EVEN IF YOU DON’T KNOW Angela West, there’s a good chance you know her work, if you attended any but the most cloistered of American high schools in the early 2000s. Those splashy notebooks whose iridescent colors displaced the Pee-Chees and Trapper Keepers of generations past? Angela was first on the scene with the style; fresh out of college, she took a job with a design firm in Boston, and her first assignment was for Mead in Pennsylvania. “Cross-branding was really big—licensed designs—but they wanted their own line of splashy covers so they wouldn’t have to pay the Hollywood studios or the Lisa Franks,” she tells me with a laugh. “At the same time, everybody’s afraid of getting sued, so they wouldn’t tell me, you know, Do something Rainbow Brite. We’d sit in meetings and they’d dance around the point until I gave them a nod and told them I thought I had it, and then I’d scare up a knockoff Rainbow Brite with enough wrong to make for plausible deniability.”
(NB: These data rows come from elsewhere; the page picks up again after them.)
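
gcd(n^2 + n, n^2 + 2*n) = n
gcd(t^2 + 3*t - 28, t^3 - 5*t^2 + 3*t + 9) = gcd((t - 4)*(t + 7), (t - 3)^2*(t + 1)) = 1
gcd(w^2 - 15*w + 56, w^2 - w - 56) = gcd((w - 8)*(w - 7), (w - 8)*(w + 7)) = w - 8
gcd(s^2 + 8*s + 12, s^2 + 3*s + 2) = s + 2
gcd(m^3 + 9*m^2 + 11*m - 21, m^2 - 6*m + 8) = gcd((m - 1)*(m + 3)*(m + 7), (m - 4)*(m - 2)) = 1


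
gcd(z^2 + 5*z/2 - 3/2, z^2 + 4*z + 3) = z + 3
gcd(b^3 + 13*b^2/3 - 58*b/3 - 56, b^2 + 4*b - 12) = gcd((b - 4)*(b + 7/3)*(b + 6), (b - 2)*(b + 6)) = b + 6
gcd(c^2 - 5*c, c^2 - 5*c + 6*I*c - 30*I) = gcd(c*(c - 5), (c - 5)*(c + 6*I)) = c - 5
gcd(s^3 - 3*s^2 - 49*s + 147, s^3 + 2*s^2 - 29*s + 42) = s^2 + 4*s - 21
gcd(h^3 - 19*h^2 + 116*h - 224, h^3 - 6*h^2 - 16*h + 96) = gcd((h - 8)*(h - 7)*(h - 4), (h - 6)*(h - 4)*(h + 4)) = h - 4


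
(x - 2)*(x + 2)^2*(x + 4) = x^4 + 6*x^3 + 4*x^2 - 24*x - 32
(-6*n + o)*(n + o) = -6*n^2 - 5*n*o + o^2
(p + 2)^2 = p^2 + 4*p + 4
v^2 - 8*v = v*(v - 8)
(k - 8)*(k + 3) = k^2 - 5*k - 24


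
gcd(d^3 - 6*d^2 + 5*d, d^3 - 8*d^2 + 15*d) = d^2 - 5*d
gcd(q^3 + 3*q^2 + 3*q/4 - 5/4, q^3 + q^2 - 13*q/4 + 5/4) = q^2 + 2*q - 5/4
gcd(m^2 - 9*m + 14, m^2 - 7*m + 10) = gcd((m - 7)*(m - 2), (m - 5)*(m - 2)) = m - 2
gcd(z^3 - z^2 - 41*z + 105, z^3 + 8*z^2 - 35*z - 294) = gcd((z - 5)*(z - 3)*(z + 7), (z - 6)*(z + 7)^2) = z + 7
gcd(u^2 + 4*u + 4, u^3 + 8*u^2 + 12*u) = u + 2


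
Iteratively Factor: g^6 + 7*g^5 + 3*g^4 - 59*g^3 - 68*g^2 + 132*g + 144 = (g + 1)*(g^5 + 6*g^4 - 3*g^3 - 56*g^2 - 12*g + 144) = (g + 1)*(g + 3)*(g^4 + 3*g^3 - 12*g^2 - 20*g + 48) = (g + 1)*(g + 3)^2*(g^3 - 12*g + 16) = (g - 2)*(g + 1)*(g + 3)^2*(g^2 + 2*g - 8) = (g - 2)*(g + 1)*(g + 3)^2*(g + 4)*(g - 2)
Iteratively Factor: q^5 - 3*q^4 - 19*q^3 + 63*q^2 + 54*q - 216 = (q - 3)*(q^4 - 19*q^2 + 6*q + 72) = (q - 3)^2*(q^3 + 3*q^2 - 10*q - 24) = (q - 3)^2*(q + 4)*(q^2 - q - 6) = (q - 3)^2*(q + 2)*(q + 4)*(q - 3)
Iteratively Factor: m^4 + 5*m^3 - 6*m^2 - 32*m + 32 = (m - 1)*(m^3 + 6*m^2 - 32) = (m - 1)*(m + 4)*(m^2 + 2*m - 8) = (m - 1)*(m + 4)^2*(m - 2)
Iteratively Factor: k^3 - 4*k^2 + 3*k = (k - 3)*(k^2 - k) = (k - 3)*(k - 1)*(k)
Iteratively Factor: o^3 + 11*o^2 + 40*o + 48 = (o + 3)*(o^2 + 8*o + 16) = (o + 3)*(o + 4)*(o + 4)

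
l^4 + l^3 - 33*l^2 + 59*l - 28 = (l - 4)*(l - 1)^2*(l + 7)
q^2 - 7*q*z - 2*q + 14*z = (q - 2)*(q - 7*z)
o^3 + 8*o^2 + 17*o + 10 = (o + 1)*(o + 2)*(o + 5)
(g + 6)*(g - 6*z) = g^2 - 6*g*z + 6*g - 36*z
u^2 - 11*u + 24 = (u - 8)*(u - 3)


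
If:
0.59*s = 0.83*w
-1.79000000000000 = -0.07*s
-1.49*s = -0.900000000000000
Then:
No Solution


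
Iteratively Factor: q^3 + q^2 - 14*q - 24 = (q - 4)*(q^2 + 5*q + 6) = (q - 4)*(q + 2)*(q + 3)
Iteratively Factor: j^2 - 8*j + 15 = (j - 5)*(j - 3)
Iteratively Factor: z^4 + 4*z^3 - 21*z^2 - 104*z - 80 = (z - 5)*(z^3 + 9*z^2 + 24*z + 16) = (z - 5)*(z + 4)*(z^2 + 5*z + 4) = (z - 5)*(z + 4)^2*(z + 1)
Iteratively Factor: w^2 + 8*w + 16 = (w + 4)*(w + 4)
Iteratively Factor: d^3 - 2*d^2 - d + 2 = (d - 1)*(d^2 - d - 2) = (d - 1)*(d + 1)*(d - 2)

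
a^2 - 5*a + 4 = (a - 4)*(a - 1)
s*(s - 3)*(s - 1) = s^3 - 4*s^2 + 3*s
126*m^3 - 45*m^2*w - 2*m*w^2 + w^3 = (-6*m + w)*(-3*m + w)*(7*m + w)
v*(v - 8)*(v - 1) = v^3 - 9*v^2 + 8*v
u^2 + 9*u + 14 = (u + 2)*(u + 7)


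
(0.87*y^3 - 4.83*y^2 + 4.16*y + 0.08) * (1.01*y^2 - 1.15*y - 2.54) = 0.8787*y^5 - 5.8788*y^4 + 7.5463*y^3 + 7.565*y^2 - 10.6584*y - 0.2032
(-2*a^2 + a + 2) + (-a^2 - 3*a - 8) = -3*a^2 - 2*a - 6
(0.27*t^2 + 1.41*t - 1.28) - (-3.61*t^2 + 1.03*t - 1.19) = 3.88*t^2 + 0.38*t - 0.0900000000000001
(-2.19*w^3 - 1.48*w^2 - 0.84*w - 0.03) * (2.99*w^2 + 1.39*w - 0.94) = -6.5481*w^5 - 7.4693*w^4 - 2.5102*w^3 + 0.1339*w^2 + 0.7479*w + 0.0282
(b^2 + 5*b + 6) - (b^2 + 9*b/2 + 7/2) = b/2 + 5/2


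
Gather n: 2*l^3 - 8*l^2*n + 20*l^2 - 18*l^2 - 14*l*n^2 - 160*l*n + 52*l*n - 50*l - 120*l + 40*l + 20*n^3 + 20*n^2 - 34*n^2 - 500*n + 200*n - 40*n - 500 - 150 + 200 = 2*l^3 + 2*l^2 - 130*l + 20*n^3 + n^2*(-14*l - 14) + n*(-8*l^2 - 108*l - 340) - 450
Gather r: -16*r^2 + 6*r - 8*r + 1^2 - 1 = -16*r^2 - 2*r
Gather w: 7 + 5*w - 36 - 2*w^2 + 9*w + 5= -2*w^2 + 14*w - 24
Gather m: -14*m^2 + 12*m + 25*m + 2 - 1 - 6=-14*m^2 + 37*m - 5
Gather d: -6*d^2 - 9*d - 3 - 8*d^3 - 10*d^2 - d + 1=-8*d^3 - 16*d^2 - 10*d - 2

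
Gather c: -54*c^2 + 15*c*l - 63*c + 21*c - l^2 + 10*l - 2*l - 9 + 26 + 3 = -54*c^2 + c*(15*l - 42) - l^2 + 8*l + 20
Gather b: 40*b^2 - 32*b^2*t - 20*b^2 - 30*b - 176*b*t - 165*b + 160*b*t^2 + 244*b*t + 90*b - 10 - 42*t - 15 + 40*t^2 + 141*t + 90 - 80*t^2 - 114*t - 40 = b^2*(20 - 32*t) + b*(160*t^2 + 68*t - 105) - 40*t^2 - 15*t + 25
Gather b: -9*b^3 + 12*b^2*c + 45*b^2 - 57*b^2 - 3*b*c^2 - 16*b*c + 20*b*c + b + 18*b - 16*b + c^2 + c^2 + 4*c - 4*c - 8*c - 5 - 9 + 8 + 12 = -9*b^3 + b^2*(12*c - 12) + b*(-3*c^2 + 4*c + 3) + 2*c^2 - 8*c + 6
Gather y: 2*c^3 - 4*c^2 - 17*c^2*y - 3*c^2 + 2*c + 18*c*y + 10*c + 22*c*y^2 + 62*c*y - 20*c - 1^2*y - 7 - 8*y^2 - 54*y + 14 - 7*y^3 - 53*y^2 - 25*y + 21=2*c^3 - 7*c^2 - 8*c - 7*y^3 + y^2*(22*c - 61) + y*(-17*c^2 + 80*c - 80) + 28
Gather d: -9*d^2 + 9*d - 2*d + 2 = -9*d^2 + 7*d + 2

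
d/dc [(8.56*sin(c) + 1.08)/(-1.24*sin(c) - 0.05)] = 0.9112*cos(c)/(1.24*sin(c) + 0.05)^2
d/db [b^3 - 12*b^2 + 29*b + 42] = 3*b^2 - 24*b + 29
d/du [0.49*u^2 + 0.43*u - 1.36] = 0.98*u + 0.43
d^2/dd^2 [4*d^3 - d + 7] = 24*d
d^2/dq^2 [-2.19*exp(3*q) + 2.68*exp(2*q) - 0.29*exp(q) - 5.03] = (-19.71*exp(2*q) + 10.72*exp(q) - 0.29)*exp(q)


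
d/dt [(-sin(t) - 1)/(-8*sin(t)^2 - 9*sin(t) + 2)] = (-16*sin(t) + 4*cos(2*t) - 15)*cos(t)/(8*sin(t)^2 + 9*sin(t) - 2)^2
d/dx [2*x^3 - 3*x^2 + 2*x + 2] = 6*x^2 - 6*x + 2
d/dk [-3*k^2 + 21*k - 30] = 21 - 6*k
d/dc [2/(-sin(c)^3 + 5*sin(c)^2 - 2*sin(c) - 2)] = 2*(3*sin(c)^2 - 10*sin(c) + 2)*cos(c)/(sin(c)^3 - 5*sin(c)^2 + 2*sin(c) + 2)^2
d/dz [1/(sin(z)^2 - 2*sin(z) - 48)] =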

Mead sold a huge amount of notebooks with her charming if generic fantasy horse outline gracing the cover; it was her idea to print the design as a gold or silver silhouette, and it was her proposal that they be printed on neon covers instead of the simpler tones that were Mead’s bread and butter. She insists that they’re nothing special—all in a day’s work—but their success helped her up the ladder in her trade. By the mid-nineties, she’d started her own company; she had a keen eye for good new talent.